One of my wife's friends is/was a 23 year old that looked up to her as a big sister. She's helped him out with a lot of his tough family issues. I warned her, even during this process, to watch out for emotional transference. Even if she wasn't interested in him, he might become interested in her. A few days ago I mentioned that she could always call this friend if she didn't have anything to do. She just said she hadn't talked to him in a while. I figured that something must have happened, but didn't let my imagination run wild as that's counterproductive. I asked SIL what happened with friend, and she replied "You mean when he kissed her?" SIL said that W was freaked out and hasn't talked to him since, which I believe. However, now we have - Lie #2.

SIL wouldn't reveal things to put her S at a disadvantage out of spite. They have a great relationship, and are best friends. However, SIL also feels that I have been unjustly treated during this process. Unfortunately, this really hasn't done anything for me but make me angry. I find myself looking back at this and wonder what is bull**** and what is real. After spinning tales about how other people, who truly know me, think that I'm a failure as well, and now hiding this... My wife no longer has the moral high ground. A fact that I plan to keep to myself unless it becomes necessary to reveal it, although I admit I can't foresee any situation that would warrant it. My main goal is just to prevent my anger from dictating how I act.

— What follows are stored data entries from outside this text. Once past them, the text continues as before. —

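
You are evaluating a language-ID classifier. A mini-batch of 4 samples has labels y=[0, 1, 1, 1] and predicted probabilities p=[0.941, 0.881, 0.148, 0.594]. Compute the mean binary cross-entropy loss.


L[0] = -ln(1-0.941) = -ln(0.059) = 2.8302
L[1] = -ln(0.881) = 0.1267
L[2] = -ln(0.148) = 1.9105
L[3] = -ln(0.594) = 0.5209
mean = (2.8302 + 0.1267 + 1.9105 + 0.5209)/4 = 1.3471

1.3471


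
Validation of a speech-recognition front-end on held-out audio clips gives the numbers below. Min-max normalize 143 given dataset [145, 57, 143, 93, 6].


min=6, max=145
(143-6)/(145-6) = 137/139 = 0.9856

0.9856


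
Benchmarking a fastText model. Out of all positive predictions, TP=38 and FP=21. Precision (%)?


Precision = TP/(TP+FP)
= 38/(38+21)
= 38/59 = 64.41%

64.41%


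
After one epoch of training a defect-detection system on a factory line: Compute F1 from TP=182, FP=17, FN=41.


Precision = 182/199 = 0.9146
Recall = 182/223 = 0.8161
F1 = 2·P·R/(P+R) = 2·TP/(2·TP+FP+FN) = 364/(364+17+41) = 364/422 = 0.8626

0.8626


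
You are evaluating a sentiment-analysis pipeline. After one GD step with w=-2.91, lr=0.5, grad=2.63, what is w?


w_new = w - α·∇
= -2.91 - 0.5·2.63
= -2.91 - 1.315
= -4.225

-4.225


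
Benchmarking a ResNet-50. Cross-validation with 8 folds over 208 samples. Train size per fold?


Fold size = 208/8 = 26
Training per fold = 208 - 26 = 182

182


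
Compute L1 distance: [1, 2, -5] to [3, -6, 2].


d = |1-3| + |2+ 6| + |-5-2|
  = 2 + 8 + 7
  = 17

17


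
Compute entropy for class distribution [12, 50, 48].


Probabilities: [12/110, 50/110, 48/110] ≈ [0.1091, 0.4545, 0.4364]
H = -((12/110)·log₂(12/110) + (50/110)·log₂(50/110) + (48/110)·log₂(48/110))
  = 1.3878 bits

1.3878 bits


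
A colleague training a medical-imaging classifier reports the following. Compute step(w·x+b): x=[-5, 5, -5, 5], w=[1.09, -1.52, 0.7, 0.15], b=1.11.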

I still doubt that she's cheated/cheating, but now that conviction is less strong, and I find that I care even less.

And then...

W comes to me after SIL leaves a few minutes ago, and asks why I mentioned "friend" to SIL. I said it just came up, and was wondering what happened since they don't talk anymore. W then said that she thought I was trying to pry information from her, which actually isn't true, it just came up. I told it didn't matter anyway. She said she found it odd that I asked about friend, I told her I found it odd that she cared. She rolled her eyes at that and said something about invalid argument. I then asked if she needed more clarification, and she just walked away.

So she had the chance to say something, but declined to do so. Disdain or hiding? Can't tell, but once again doesn't really matter I suppose.


----------